The Ordnance Survey Name Book (ONB), however, states that it is a disused burial ground.
Name Book 1870; Trans Inverness Sci Soc Fld Club 1898.
A circular enclosure consisting of turf-covered wall-footings 12.0m in diameter and 0.3m in height, situated on the top of a small wooded knoll, around the base of which are traces of walling and ruined buildings. There seems no archaeological evidence to suggest that this was a prehistoric burial ground; and no local information could be obtained to confirm it is a disused burial ground.
Surveyed at 1:2500.
Visited by OS (N K B) 31 October 1966.
External Reference (2010)
Letter in Inverness Courier, 29 August 1972 from Murdo Macaskill on 'Derivation of Raigmore':
"Sir, - Perhaps, among your readers there is an antiquarian or archaeologist who might be interested in what follows. The place name Raigmore was taken to Inverness by the Mackintosh family of the small Raigmore estate in Strathdearn. To-day we stilll have a hamlet and school called Raigbeg, but no place known as Raigmore. The old Mackintosh home is called Press.
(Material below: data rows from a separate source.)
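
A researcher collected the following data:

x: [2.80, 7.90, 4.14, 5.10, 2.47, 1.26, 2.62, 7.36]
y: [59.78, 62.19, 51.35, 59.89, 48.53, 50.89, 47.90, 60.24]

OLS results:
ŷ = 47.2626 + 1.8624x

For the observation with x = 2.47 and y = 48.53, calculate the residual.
Residual = -3.3327

The residual is the difference between the actual value and the predicted value:

Residual = y - ŷ

Step 1: Calculate predicted value
ŷ = 47.2626 + 1.8624 × 2.47
ŷ = 51.8627

Step 2: Calculate residual
Residual = 48.53 - 51.8627
Residual = -3.3327

Sign check: y < ŷ, so the point is below the line and the fit overestimates here.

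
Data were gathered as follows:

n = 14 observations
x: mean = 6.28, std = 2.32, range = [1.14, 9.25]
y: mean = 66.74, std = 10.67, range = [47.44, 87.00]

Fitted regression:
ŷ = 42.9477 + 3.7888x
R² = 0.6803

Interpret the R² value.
The model explains 68.03% of the variance in y (R² = 0.6803), leaving 31.97% unexplained; the fit is moderate.

The coefficient of determination R² is the fraction of the total variation in y that the fitted line accounts for.

Here R² = 0.6803:
- Explained: 68.03% of the variation in y
- Unexplained (residual): 100% − 68.03% = 31.97%
- Rule of thumb (below 0.3 weak; 0.3 to below 0.7 moderate; 0.7 and above strong) → moderate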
The late James Dunbar, Edinchat, a native Gaelic speaker, well versed in local tradition, told me that Raigmore meant the 'big circle of death' and Raigbeg the 'little circle of death'. A persistant local tradition has it that there is an old cemetery on a knoll on the farm of Drumbain, half-a-mile east of Press. On this koll there is a circular wall of earth and stone enclosing a space ten yards in diameter.
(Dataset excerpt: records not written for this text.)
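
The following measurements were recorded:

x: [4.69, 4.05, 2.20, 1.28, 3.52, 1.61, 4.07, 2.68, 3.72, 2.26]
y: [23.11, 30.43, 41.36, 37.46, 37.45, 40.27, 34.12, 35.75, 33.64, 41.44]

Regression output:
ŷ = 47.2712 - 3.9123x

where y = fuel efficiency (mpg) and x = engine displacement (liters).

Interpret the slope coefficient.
For each additional liter of engine displacement, predicted fuel efficiency decreases by approximately 3.9123 mpg.

The slope β₁ = -3.9123 gives the rate at which the fitted fuel efficiency changes with engine displacement.

Interpretation:
- Engine displacement up by 1 liter → predicted fuel efficiency decreases by 3.9123 mpg
- The effect is assumed constant over the observed range of x (linearity)
- The sign (−) gives the direction; the magnitude 3.9123 gives the size of the effect per liter

(β₀ = 47.2712 is the fitted value at x = 0 and is not part of the slope interpretation.)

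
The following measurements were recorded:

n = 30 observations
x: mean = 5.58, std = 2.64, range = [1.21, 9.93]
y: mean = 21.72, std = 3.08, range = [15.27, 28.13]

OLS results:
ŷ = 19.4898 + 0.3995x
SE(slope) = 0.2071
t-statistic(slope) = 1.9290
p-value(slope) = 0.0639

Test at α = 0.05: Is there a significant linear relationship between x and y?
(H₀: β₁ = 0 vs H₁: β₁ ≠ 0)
Since p-value = 0.0639 ≥ α = 0.05, fail to reject H₀ — the slope is not significantly different from 0.

Hypothesis test for the slope coefficient:

H₀: β₁ = 0 (no linear relationship)
H₁: β₁ ≠ 0 (linear relationship exists)

Test statistic: t = β̂₁ / SE(β̂₁) = 0.3995 / 0.2071 = 1.9290

p = 0.0639: how often a slope estimate this far from 0 (in SE units) would arise by chance if β₁ were truly 0.

Decision rule: reject H₀ if p-value < α.
p-value = 0.0639 ≥ α = 0.05 → fail to reject H₀.

There is not sufficient evidence at the 5% significance level to conclude that a linear relationship exists between x and y.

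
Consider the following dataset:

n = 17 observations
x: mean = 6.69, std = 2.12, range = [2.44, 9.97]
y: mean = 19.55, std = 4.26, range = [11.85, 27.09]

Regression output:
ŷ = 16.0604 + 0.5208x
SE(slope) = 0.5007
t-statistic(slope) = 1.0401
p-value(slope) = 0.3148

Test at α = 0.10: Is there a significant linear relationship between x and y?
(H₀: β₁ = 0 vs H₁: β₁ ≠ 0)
Since p-value = 0.3148 ≥ α = 0.10, fail to reject H₀ — the slope is not significantly different from 0.

Hypothesis test for the slope coefficient:

H₀: β₁ = 0 (no linear relationship)
H₁: β₁ ≠ 0 (linear relationship exists)

Test statistic: t = β̂₁ / SE(β̂₁) = 0.5208 / 0.5007 = 1.0401

The p-value (0.3148) is the probability, under H₀, of a t-statistic at least as extreme as |t| = 1.0401 (two-sided, df = n − 2 = 15).

Decision rule: reject H₀ if p-value < α.
p-value = 0.3148 ≥ α = 0.10 → fail to reject H₀.

At α = 0.10 the data do not provide convincing evidence of a nonzero slope.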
... Recently I saw a six inch ordnance map on which the circle on Drumbain, or at least the knoll, was marked Raigmore. Some days later while working near Tombeg I suddenly remembered that a big heather fire on the south face of that hill in 1955 had exposed to view a large ragged circle of boulders about one hundred yards in diameter. To see it properly one had to go up to the top of the Drumbain ridge and look across the little glen of the Alt Cosack through which the railway and main road pass. In the seventeen years that have passed since that fire the heather has again hidden the upper part of this circle but two segments of the lower half can be plainly seen....One line of the proposed new Perth road passes just underneath this big circle but straight through the prehistoric settlement further on."